China led the trend this year, opening the first nuclear power plant since the Fukushima crisis in Dalian, Liaoning province. Industry watchers said the Chinese government will step up construction of nuclear plants starting this year. In October China announced that it would increase the ratio of nuclear energy in its total electricity generation to 4 percent by 2020, up from the current 1.8 percent. 

India, Asia’s second-largest economic powerhouse after China, is constructing seven reactors for power generation. The Indian government seeks to generate 25 percent of its electricity from nuclear power by 2050, up from the current 3 percent.

Meanwhile, the newly launched South Korean government has signaled that it will continue its nuclear energy program, while strengthening safety standards, according to Korea Hydro & Nuclear Power.

Globally, the International Atomic Energy Agency has predicted that nuclear power capacity will grow by at least 26 percent over the next 16 years based on rising energy demand in emerging markets.

The return of nuclear energy owes to its appealing advantages for future energy security.

“Nuclear energy is still the cheapest energy source to generate (outside the cost of plant construction). And it is relatively carbon free,” Harles Hufnagel, a senior executive vice president of Areva, a French state-controlled nuclear reactor maker, told The Korea Herald.

“In fact, after the Fukushima accident, only two countries decided to phase out their nuclear power program ― Japan and Germany. However, Japan already signaled to resume operations of nuclear plants stopped. Now Germany stays as one single exception,” he added.

Data shows that the revival of nuclear energy is not limited to emerging markets. Among developed nations to have nuclear plants, the U.S. last year approved the construction of four nuclear reactors over the next 34 years. Finland launched a bidding process early this year to build a fourth reactor at Olkiluoto Nuclear Power Plant in west Finland.

Besides cost advantages, nuclear energy can act as a bridge in the transition to renewable energy for developed countries that are sensitive to environmental issues, Hufnagel said.

According to him, European countries have to reshape their energy matrices as the EU decided to increase dependence on renewables by 20 percent by 2020. Nuclear energy can be part of the transition to renewables, as no EU member country wants to increase the use of environmentally unfriendly energy sources like coal and gas when generating additional power.

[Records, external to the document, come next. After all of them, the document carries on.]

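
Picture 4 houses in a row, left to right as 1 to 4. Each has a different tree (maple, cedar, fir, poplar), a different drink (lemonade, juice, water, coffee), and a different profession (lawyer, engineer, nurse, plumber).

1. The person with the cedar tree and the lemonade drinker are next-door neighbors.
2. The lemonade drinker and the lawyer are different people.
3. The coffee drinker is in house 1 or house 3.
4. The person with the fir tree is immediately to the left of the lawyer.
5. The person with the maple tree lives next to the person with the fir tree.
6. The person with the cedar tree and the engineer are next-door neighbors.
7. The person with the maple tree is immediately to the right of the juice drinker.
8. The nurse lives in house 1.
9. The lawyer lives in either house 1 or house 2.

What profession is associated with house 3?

plumber

From clue 8, the nurse must be in house 1.
By clue 9, the lawyer is in house 2.
Clue 4: the person with the fir tree is in house 1.
By clue 5, the person with the maple tree is in house 2.
Clue 7: the juice drinker is in house 1.
So house 2 gets water for drink.
That leaves coffee as the drink for house 3.
That leaves lemonade as the drink for house 4.
By clue 1, the person with the cedar tree is in house 3.
Clue 6 places the engineer in house 4.
House 4 tree: only poplar fits.
That leaves plumber as the profession for house 3.
So: house 1 = fir/juice/nurse, house 2 = maple/water/lawyer, house 3 = cedar/coffee/plumber, house 4 = poplar/lemonade/engineer.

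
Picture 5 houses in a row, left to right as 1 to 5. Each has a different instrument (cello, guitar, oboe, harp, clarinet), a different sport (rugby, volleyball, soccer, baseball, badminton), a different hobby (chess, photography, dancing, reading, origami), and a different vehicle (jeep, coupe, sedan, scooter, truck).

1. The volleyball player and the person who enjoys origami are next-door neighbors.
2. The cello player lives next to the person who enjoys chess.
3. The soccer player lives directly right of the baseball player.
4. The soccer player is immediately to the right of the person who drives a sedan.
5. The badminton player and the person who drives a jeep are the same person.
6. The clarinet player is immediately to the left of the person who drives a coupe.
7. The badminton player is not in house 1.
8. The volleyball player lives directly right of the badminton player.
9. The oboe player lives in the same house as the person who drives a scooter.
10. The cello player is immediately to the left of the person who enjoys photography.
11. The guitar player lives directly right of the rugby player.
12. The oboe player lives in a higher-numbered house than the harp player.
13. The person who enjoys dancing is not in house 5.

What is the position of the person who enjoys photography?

The badminton player is narrowed to house 2 or 3 or 4; consider each.
Placing it in house 2 and house 3 leads to a contradiction, so it's in house 4.
The person who drives a jeep is in house 4 (clue 5).
From clue 8, the volleyball player must be in house 5.
The person who enjoys origami is in house 4 (clue 1).
House 5's instrument must be oboe (nothing else left).
Clue 9 places the person who drives a scooter in house 5.
The clarinet player is narrowed to house 1 or 2; consider each.
Placing it in house 2 leads to a contradiction, so it's in house 1.
Clue 6 places the person who drives a coupe in house 2.
That leaves sedan as the vehicle for house 1.
That leaves truck as the vehicle for house 3.
Clue 4: the soccer player is in house 2.
House 1's sport must be baseball (nothing else left).
That leaves rugby as the sport for house 3.
By clue 11, the guitar player is in house 4.
That leaves harp as the instrument for house 3.
Clue 10: the person who enjoys photography is in house 3.
House 2 instrument: only cello fits.
That leaves reading as the hobby for house 5.
House 1's hobby must be chess (nothing else left).
That leaves dancing as the hobby for house 2.
So: house 1 = clarinet/baseball/chess/sedan, house 2 = cello/soccer/dancing/coupe, house 3 = harp/rugby/photography/truck, house 4 = guitar/badminton/origami/jeep, house 5 = oboe/volleyball/reading/scooter.

3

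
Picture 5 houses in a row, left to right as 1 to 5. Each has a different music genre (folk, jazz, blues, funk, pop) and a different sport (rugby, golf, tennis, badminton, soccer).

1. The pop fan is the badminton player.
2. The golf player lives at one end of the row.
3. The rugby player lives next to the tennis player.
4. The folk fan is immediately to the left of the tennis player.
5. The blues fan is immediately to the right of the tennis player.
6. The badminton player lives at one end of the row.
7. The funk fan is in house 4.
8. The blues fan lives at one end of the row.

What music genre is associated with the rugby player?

From clue 7, the funk fan must be in house 4.
Clue 8 places the blues fan in house 5.
By clue 1, the pop fan is in house 1.
By clue 1, the badminton player is in house 1.
Clue 5 places the tennis player in house 4.
By clue 4, the folk fan is in house 3.
The only music genre still possible for house 2 is jazz.
So house 2 gets soccer for sport.
The only sport still possible for house 3 is rugby.
House 5's sport must be golf (nothing else left).
So: house 1 = pop/badminton, house 2 = jazz/soccer, house 3 = folk/rugby, house 4 = funk/tennis, house 5 = blues/golf.

folk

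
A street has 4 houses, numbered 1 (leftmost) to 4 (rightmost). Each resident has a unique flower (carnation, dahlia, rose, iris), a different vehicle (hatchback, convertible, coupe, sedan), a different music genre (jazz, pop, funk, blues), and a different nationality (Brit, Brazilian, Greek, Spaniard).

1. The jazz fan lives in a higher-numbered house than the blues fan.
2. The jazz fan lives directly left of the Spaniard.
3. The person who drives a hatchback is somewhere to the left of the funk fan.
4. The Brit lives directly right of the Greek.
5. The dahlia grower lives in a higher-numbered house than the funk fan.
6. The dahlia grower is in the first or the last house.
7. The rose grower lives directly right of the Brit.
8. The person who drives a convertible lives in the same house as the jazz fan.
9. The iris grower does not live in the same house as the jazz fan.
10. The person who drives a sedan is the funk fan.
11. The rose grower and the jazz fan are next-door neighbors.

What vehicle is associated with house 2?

The dahlia grower is in house 4 (clue 6).
So house 3 gets rose for flower.
House 4's vehicle must be coupe (nothing else left).
The only music genre still possible for house 4 is pop.
The Brit is in house 2 (clue 7).
Clue 11: the jazz fan is in house 2.
So house 1 gets hatchback for vehicle.
That leaves blues as the music genre for house 1.
So house 3 gets funk for music genre.
The only nationality still possible for house 1 is Greek.
Clue 2: the Spaniard is in house 3.
By clue 8, the person who drives a convertible is in house 2.
The iris grower is in house 1 (clue 9).
The person who drives a sedan is in house 3 (clue 10).
House 2's flower must be carnation (nothing else left).
House 4's nationality must be Brazilian (nothing else left).
So: house 1 = iris/hatchback/blues/Greek, house 2 = carnation/convertible/jazz/Brit, house 3 = rose/sedan/funk/Spaniard, house 4 = dahlia/coupe/pop/Brazilian.

convertible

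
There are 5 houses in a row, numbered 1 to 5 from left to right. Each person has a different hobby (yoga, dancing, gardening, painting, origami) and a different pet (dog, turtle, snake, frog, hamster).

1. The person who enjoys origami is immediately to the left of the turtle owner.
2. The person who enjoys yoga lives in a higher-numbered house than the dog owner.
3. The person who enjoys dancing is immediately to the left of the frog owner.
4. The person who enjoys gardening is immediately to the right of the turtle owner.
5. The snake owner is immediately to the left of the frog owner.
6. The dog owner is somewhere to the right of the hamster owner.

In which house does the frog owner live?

5

So house 5 gets frog for pet.
By clue 3, the person who enjoys dancing is in house 4.
Clue 5 places the snake owner in house 4.
So house 1 gets hamster for pet.
Clue 4 places the person who enjoys gardening in house 3.
By clue 4, the turtle owner is in house 2.
House 3's pet must be dog (nothing else left).
Clue 1 places the person who enjoys origami in house 1.
So house 2 gets painting for hobby.
So house 5 gets yoga for hobby.
So: house 1 = origami/hamster, house 2 = painting/turtle, house 3 = gardening/dog, house 4 = dancing/snake, house 5 = yoga/frog.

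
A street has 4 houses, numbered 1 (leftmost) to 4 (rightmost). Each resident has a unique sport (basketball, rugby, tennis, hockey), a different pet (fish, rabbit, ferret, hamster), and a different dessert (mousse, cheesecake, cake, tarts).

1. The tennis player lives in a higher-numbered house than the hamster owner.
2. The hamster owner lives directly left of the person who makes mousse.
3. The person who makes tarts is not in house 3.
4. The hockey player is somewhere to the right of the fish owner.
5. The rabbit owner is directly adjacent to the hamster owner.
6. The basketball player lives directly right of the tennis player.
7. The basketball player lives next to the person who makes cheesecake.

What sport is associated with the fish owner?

basketball

The only sport still possible for house 1 is rugby.
House 4 pet: only ferret fits.
The basketball player is narrowed to house 3 or 4; consider each.
Placing it in house 4 leads to a contradiction, so it's in house 3.
By clue 6, the tennis player is in house 2.
House 4's sport must be hockey (nothing else left).
From clue 1, the hamster owner must be in house 1.
From clue 2, the person who makes mousse must be in house 2.
By clue 5, the rabbit owner is in house 2.
House 3 pet: only fish fits.
So house 1 gets tarts for dessert.
So house 3 gets cake for dessert.
The only dessert still possible for house 4 is cheesecake.
So: house 1 = rugby/hamster/tarts, house 2 = tennis/rabbit/mousse, house 3 = basketball/fish/cake, house 4 = hockey/ferret/cheesecake.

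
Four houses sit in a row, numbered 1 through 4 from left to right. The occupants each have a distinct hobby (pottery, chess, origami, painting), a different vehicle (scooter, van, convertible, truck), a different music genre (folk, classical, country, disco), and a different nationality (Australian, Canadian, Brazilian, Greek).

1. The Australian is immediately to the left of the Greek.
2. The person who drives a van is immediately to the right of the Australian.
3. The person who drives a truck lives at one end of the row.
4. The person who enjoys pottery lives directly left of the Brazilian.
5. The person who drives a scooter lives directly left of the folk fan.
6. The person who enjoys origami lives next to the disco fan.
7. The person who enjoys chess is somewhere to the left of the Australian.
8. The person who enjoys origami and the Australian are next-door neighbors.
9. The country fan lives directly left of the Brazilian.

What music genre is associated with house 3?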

“Nuclear policy worldwide tends to follow some consequences of key drives, including outlook for global energy demand, increasing population, and increasing energy demand in developing countries, and concern for climate change,” said Thierry Dujardin, acting deputy director-general of the Paris-based think tank Nuclear Energy Agency.

“None of these key drives were affected by the Fukushima nuclear accident except the public acceptance of nuclear energy. This is why I do feel confident there is room for nuclear energy in the global energy mix in the long term,” he added.